CHARLES IVES

(born October 20, 1874, died May 19, 1954)

These biographical Notes are by Walter Brassert, from a CpM concert of May 19, 1974.

Charles Ives came from a Yankee background where people “got up and said what they thought regardless of the consequences.” Ives was born and raised in Danbury, Connecticut. His father, George, was a teacher and bandmaster and a man of remarkable musical imagination. “Pa taught me what I know,” Ives was to say. Part of his father’s instruction was orthodox. He insisted that Charles learn the rules before breaking them. But the better part of George Ives’ instruction was unheard of in his day. He had a completely open mind about tonal relationships. “Nothing but fools and taxes are absolute,” he said. When Charles was ten years old, his father would make him sing “Swanee River” in the key of E flat and accompany him in C Major. At Yale, Ives studied music with Horatio Parker, then one of America’s most eminent composers. Even Ives’ more mild work disturbed the academician. Parker would look at the manuscript, smile wryly and say something about “hogging all the keys at one meal.”

Between his father and Parker, Ives had a solid, traditional background, and could have written “pretty” fugues, symphonies and sonatas with the best of them. But after getting out of Yale, he went into business. With his partner, Julian Myrick, Ives founded and ran one of the most successful insurance agencies In America (forty-eight million dollars worth of new business in 1929, the year he retired.) The wolf thus kept from the door, he composed in his spare time a great quantity of music that no one wanted to hear; musicians of the day were appalled and even frightened when ex-posed to this kind of writing. Sometimes even Ives wondered if he was crazy. “Are my ears on wrong?” But he could not compose safe, easy music; he was not that way. Ives was anything but doctrinaire. He had no “system” as Schoenberg was to have. “Why tonality as such should be thrown out for good, I can’t see. It depends, it seems to me, a good deal. .as clothes depend on the thermometer.. . on what one is trying to do.” What Ives was trying to do was to achieve the ultimate of truth in sound: an expression of what life really is about.

He expressed his truth in a music that at first may sound chaotic, but which has its own logic. The salient characteristic of this music, transcending its avant-garde technique, is its evocation of an America long past. Everything Ives heard as a child seems to have left an impression on him. The bells in Psalm 90, for example, convey the sound of the four sets of church bells he heard playing simultaneously of a Sunday morning in Danbury. He often attended revival meetings where the singers yowled lustily out of tune. This to Ives was life; people sounded like this, so why shouldn’t his music? Many of his songs are based on the hymns he heard at those revival meetings or in church. His treatment of them reflects the sound of the congregation. Ives’ tolerance of human imperfection extended to the performance of his music as well. He did not particularly care if musicians bobbled the notes as long as they understood the general effect he was trying to achieve. At one of his infrequent performances, in 1931, the orchestra, struggling with his adventurous way of writing, ended up in chaos. “Just like a town meeting.. .every man for himself. Wonderful how it came out!” he admiringly said.

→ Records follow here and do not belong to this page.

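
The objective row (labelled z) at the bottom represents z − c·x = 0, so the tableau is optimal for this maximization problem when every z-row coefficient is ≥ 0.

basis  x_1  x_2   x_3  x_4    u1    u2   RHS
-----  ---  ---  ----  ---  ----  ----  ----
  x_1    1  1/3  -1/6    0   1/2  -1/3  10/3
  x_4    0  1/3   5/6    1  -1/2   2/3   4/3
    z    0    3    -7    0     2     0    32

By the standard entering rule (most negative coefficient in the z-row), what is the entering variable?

x_3

Negative z-row entries: x_3: -7.
The most negative is -7 in column x_3, so x_3 enters.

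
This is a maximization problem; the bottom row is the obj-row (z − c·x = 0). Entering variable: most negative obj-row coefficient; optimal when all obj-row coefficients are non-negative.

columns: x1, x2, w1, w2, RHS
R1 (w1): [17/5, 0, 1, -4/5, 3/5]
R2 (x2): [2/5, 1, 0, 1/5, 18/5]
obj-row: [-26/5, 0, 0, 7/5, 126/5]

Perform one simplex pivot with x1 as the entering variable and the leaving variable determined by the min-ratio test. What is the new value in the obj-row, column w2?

Ratio test on column x1 — row 1: (3/5)/(17/5) = 3/17; row 2: (18/5)/(2/5) = 9. Minimum is 3/17 at row 1 (w1 leaves); pivot element 17/5.
Divide row 1 by 17/5; eliminate column x1 from the other rows.
obj-row update in column w2: 7/5 − (-26/5)·(-4/17) = 3/17.

3/17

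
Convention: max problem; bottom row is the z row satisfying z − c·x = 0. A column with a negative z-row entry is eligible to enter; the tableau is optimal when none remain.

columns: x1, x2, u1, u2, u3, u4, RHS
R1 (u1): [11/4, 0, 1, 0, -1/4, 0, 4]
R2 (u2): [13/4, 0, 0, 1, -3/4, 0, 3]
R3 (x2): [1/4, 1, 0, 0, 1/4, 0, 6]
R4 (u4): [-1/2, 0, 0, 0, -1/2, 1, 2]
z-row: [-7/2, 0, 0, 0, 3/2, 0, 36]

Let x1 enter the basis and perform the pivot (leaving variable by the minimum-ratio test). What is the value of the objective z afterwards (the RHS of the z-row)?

Ratio test on column x1 — row 1: 4/(11/4) = 16/11; row 2: 3/(13/4) = 12/13; row 3: 6/(1/4) = 24; row 4: entry -1/2 ≤ 0. Minimum is 12/13 at row 2 (u2 leaves); pivot element 13/4.
Pivot on row 2; the z-row RHS becomes 36 − (-7/2)·(12/13) = 510/13.

510/13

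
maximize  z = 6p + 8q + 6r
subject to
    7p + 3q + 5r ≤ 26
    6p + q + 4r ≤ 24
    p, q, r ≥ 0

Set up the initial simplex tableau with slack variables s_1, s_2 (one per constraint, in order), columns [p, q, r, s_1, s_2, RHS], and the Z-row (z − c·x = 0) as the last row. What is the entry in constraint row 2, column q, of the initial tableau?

1

Constraint 2 has coefficient 1 on q.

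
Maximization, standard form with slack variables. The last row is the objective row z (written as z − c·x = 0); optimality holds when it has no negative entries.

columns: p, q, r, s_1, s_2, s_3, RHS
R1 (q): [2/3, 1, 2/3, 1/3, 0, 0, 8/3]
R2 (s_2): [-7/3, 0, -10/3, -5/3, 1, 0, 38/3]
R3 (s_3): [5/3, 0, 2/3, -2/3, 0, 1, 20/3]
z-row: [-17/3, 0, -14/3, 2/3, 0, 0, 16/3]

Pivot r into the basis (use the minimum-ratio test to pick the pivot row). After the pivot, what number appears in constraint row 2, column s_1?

0

Ratio test on column r — row 1: (8/3)/(2/3) = 4; row 2: entry -10/3 ≤ 0; row 3: (20/3)/(2/3) = 10. Minimum is 4 at row 1 (q leaves); pivot element 2/3.
Divide row 1 by 2/3; eliminate column r from the other rows.
Row 2 update in column s_1: -5/3 − (-10/3)·(1/2) = 0.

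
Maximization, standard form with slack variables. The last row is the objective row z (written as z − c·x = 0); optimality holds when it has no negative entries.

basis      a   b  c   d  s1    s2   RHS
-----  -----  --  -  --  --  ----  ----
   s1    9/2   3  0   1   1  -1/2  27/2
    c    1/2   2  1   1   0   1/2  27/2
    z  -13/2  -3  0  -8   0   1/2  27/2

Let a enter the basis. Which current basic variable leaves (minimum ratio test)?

s1

Column a entries and ratios — s1: (27/2)/(9/2) = 3; c: (27/2)/(1/2) = 27.
Smallest ratio is 3 in the row of s1, so s1 leaves.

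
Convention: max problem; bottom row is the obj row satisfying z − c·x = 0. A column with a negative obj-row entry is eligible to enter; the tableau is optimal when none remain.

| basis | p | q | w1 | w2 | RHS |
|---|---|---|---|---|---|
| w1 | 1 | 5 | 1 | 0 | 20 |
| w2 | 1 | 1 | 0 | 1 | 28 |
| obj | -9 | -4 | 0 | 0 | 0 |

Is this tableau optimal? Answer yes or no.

The obj-row has a negative entry -9 in column p, so it is not optimal.

no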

During his creative period (from the late l890’s at about 1920), Ives heard only a tiny handful of the scores he had written. When he did begin to receive performances, he was an old man with a bad heart and sight diminished by cataracts, and he was unable to leave his house to attend concerts. To the public he was an unknown figure. Ives died on May 19, 1954, only three years after Bernstein had given the first performance of his Second Symphony, and over a decade before Stokowski’s premiere of his Fourth.


Psalm 90

Psalm 90 was composed at least twice. When Ives left college and entered the insurance business, he also held various church jobs, leading in 1900 to the prestigious position of organist at Central Presbyterian Church. While there, he first composed a setting of Psalm 90 for the church choir and organ. However, when Ives left Central Presbyterian in 1902 to focus on composing, he left behind the music he had composed there, and the church staff threw it out.

In 1923, at the end of his composing career, Ives turned again to this text, and set about remembering and reconceiving his earlier setting. The resulting composition has been called “a summation of Ives's style, encompassing both the wholesomeness of New England hymnody and the shock of wildly polytonal chords evoking the wrath of God.” According to his wife, Harmony, his setting of Psalm 90 was the only one of his compositions with which Ives was fully satisfied.

The organ begins by introducing the basic concepts of the work, which Ives labeled in the score: The Eternities—Creation—God's wrath against sin—Prayer and Humility—Rejoicing in Beauty and Work. These chords can be heard later in the chorus. The choir first enters in unison with a hymn-like music; the unison spreads to a mysterious eight-part harmony as the choir sings of the generations of humanity.. Throughout the entire work the organ supplies a continual pedal C, giving a sense of the omnipresent divinity against which all things are measured. In the final verses, the hymn style returns, accompanied by bells that give the effect of singing in the choir loft while hearing the bells echoing from other nearby churches.